Aux yeux de ses contempteurs et procureurs, souvent prompts à endosser les habits de directeurs de conscience et de pères-fouettards moralisateurs, Issa Tchiroma Bakary n’aurait, à première vue, aucun mérite particulier pour se retrouver au centre d’un tel capital de sympathie dans la dynamique actuelle du changement.

Issa Tchiroma, l’improbable vecteur du changement.

Aux yeux de ses contempteurs et procureurs, souvent prompts à endosser les habits de directeurs de conscience et de pères-fouettards moralisateurs, Issa Tchiroma Bakary n’aurait, à première vue, aucun mérite particulier pour se retrouver au centre d’un tel capital de sympathie dans la dynamique actuelle du changement.

Pourtant, et il le reconnaît lui-même, le moment semble lui sourire, porté à la fois par la providence et par un peuple lassé de se faire berner, qui a décidé cette fois-ci de prendre le taureau par les cornes, quitte à tirer le diable par la queue.

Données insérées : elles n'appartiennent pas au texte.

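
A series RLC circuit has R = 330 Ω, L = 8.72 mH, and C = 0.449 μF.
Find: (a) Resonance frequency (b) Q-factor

Step 1 — Resonance condition Im(Z)=0 gives ω₀ = 1/√(LC).
Step 2 — ω₀ = 1/√(0.00872·4.49e-07) = 1.598e+04 rad/s.
Step 3 — f₀ = ω₀/(2π) = 2544 Hz.
Step 4 — Series Q: Q = ω₀L/R = 1.598e+04·0.00872/330 = 0.4223.

(a) f₀ = 2544 Hz  (b) Q = 0.4223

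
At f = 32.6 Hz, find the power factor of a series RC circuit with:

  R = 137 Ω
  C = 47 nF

Step 1 — Angular frequency: ω = 2π·f = 2π·32.6 = 204.8 rad/s.
Step 2 — Component impedances:
  R: Z = R = 137 Ω
  C: Z = 1/(jωC) = -j/(ω·C) = 0 - j1.039e+05 Ω
Step 3 — Series combination: Z_total = R + C = 137 - j1.039e+05 Ω = 1.039e+05∠-89.9° Ω.
Step 4 — Power factor: PF = cos(φ) = Re(Z)/|Z| = 137/1.039e+05 = 0.001319.
Step 5 — Type: Im(Z) = -1.039e+05 ⇒ leading (phase φ = -89.9°).

PF = 0.001319 (leading, φ = -89.9°)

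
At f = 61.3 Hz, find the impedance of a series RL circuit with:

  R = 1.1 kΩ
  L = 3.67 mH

Step 1 — Angular frequency: ω = 2π·f = 2π·61.3 = 385.2 rad/s.
Step 2 — Component impedances:
  R: Z = R = 1100 Ω
  L: Z = jωL = j·385.2·0.00367 = 0 + j1.414 Ω
Step 3 — Series combination: Z_total = R + L = 1100 + j1.414 Ω = 1100∠0.1° Ω.

Z = 1100 + j1.414 Ω = 1100∠0.1° Ω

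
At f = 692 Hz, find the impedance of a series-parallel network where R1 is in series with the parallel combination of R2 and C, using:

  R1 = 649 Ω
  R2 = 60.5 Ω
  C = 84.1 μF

Step 1 — Angular frequency: ω = 2π·f = 2π·692 = 4348 rad/s.
Step 2 — Component impedances:
  R1: Z = R = 649 Ω
  R2: Z = R = 60.5 Ω
  C: Z = 1/(jωC) = -j/(ω·C) = 0 - j2.735 Ω
Step 3 — Parallel branch: R2 || C = 1/(1/R2 + 1/C) = 0.1234 - j2.729 Ω.
Step 4 — Series with R1: Z_total = R1 + (R2 || C) = 649.1 - j2.729 Ω = 649.1∠-0.2° Ω.

Z = 649.1 - j2.729 Ω = 649.1∠-0.2° Ω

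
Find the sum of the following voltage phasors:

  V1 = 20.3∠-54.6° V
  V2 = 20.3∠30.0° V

Step 1 — Convert each phasor to rectangular form:
  V1 = 20.3·(cos(-54.6°) + j·sin(-54.6°)) = 11.76 - j16.55 V
  V2 = 20.3·(cos(30.0°) + j·sin(30.0°)) = 17.58 + j10.15 V
Step 2 — Sum components: V_total = 29.34 - j6.397 V.
Step 3 — Convert to polar: |V_total| = 30.03 V, ∠V_total = -12.3°.

V_total = 30.03∠-12.3° V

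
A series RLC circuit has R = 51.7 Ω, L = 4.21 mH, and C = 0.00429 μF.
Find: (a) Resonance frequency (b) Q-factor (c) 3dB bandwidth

Step 1 — Resonance: ω₀ = 1/√(LC) = 1/√(0.00421·4.29e-09) = 2.353e+05 rad/s.
Step 2 — f₀ = ω₀/(2π) = 3.745e+04 Hz.
Step 3 — Series Q: Q = ω₀L/R = 2.353e+05·0.00421/51.7 = 19.16.
Step 4 — Bandwidth: Δω = ω₀/Q = 1.228e+04 rad/s; BW = Δω/(2π) = 1954 Hz.

(a) f₀ = 3.745e+04 Hz  (b) Q = 19.16  (c) BW = 1954 Hz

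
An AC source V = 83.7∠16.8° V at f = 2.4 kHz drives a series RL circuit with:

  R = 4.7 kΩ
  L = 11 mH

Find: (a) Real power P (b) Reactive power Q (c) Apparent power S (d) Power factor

Step 1 — Angular frequency: ω = 2π·f = 2π·2400 = 1.508e+04 rad/s.
Step 2 — Component impedances:
  R: Z = R = 4700 Ω
  L: Z = jωL = j·1.508e+04·0.011 = 0 + j165.9 Ω
Step 3 — Series combination: Z_total = R + L = 4700 + j165.9 Ω = 4703∠2.0° Ω.
Step 4 — Source phasor: V = 83.7∠16.8° V = 80.13 + j24.19 V.
Step 5 — Current: I = V / Z = 0.01721 + j0.00454 A = 0.0178∠14.8° A.
Step 6 — Complex power: S = V·I* = 1.489 + j0.05254 VA.
Step 7 — Real power: P = Re(S) = 1.489 W.
Step 8 — Reactive power: Q = Im(S) = 0.05254 VAR.
Step 9 — Apparent power: |S| = 1.49 VA.
Step 10 — Power factor: PF = P/|S| = 0.9994 (lagging).

(a) P = 1.489 W  (b) Q = 0.05254 VAR  (c) S = 1.49 VA  (d) PF = 0.9994 (lagging)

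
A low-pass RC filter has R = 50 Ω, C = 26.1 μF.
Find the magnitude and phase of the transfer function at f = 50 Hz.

Step 1 — Angular frequency: ω = 2π·50 = 314.2 rad/s.
Step 2 — Transfer function: H(jω) = 1/(1 + jωRC).
Step 3 — Denominator: 1 + jωRC = 1 + j·314.2·50·2.61e-05 = 1 + j0.41.
Step 4 — H = 0.8561 - j0.351.
Step 5 — Magnitude: |H| = 0.9253 (-0.7 dB); phase: φ = -22.3°.

|H| = 0.9253 (-0.7 dB), φ = -22.3°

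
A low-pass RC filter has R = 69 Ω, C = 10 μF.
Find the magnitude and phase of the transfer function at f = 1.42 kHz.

Step 1 — Angular frequency: ω = 2π·1420 = 8922 rad/s.
Step 2 — Transfer function: H(jω) = 1/(1 + jωRC).
Step 3 — Denominator: 1 + jωRC = 1 + j·8922·69·1e-05 = 1 + j6.156.
Step 4 — H = 0.02571 - j0.1583.
Step 5 — Magnitude: |H| = 0.1603 (-15.9 dB); phase: φ = -80.8°.

|H| = 0.1603 (-15.9 dB), φ = -80.8°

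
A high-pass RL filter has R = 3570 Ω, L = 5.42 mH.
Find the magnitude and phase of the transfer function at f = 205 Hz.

Step 1 — Angular frequency: ω = 2π·205 = 1288 rad/s.
Step 2 — Transfer function: H(jω) = jωL/(R + jωL).
Step 3 — Numerator jωL = j·6.981; denominator R + jωL = 3570 + j6.981.
Step 4 — H = 3.824e-06 + j0.001956.
Step 5 — Magnitude: |H| = 0.001956 (-54.2 dB); phase: φ = 89.9°.

|H| = 0.001956 (-54.2 dB), φ = 89.9°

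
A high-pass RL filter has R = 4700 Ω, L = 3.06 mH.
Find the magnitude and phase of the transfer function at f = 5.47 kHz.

Step 1 — Angular frequency: ω = 2π·5470 = 3.437e+04 rad/s.
Step 2 — Transfer function: H(jω) = jωL/(R + jωL).
Step 3 — Numerator jωL = j·105.2; denominator R + jωL = 4700 + j105.2.
Step 4 — H = 0.0005005 + j0.02237.
Step 5 — Magnitude: |H| = 0.02237 (-33.0 dB); phase: φ = 88.7°.

|H| = 0.02237 (-33.0 dB), φ = 88.7°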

C’est une logique du paradoxe, presque de l’absurde : le peuple choisit de se servir de Tchiroma comme d’un serpent, sur le dos duquel il lui faut traverser un fleuve infesté de caïmans pour atteindre l’autre rive — celle du renouveau tant attendu, ou plus exactement de la renaissance .

En clair, il ne s’agit pas ici d’un triomphe personnel, mais d’une stratégie de survie collective, où la raison politique se mêle à l’instinct de conservation. Et parfois, dans l’histoire des peuples, c’est par les voies les plus inattendues que se frayent les véritables chemins du changement. Et c’est en cela que se réalisent les Évangiles:  » Les chemins du Seigneur sont sinueux et impénétrables »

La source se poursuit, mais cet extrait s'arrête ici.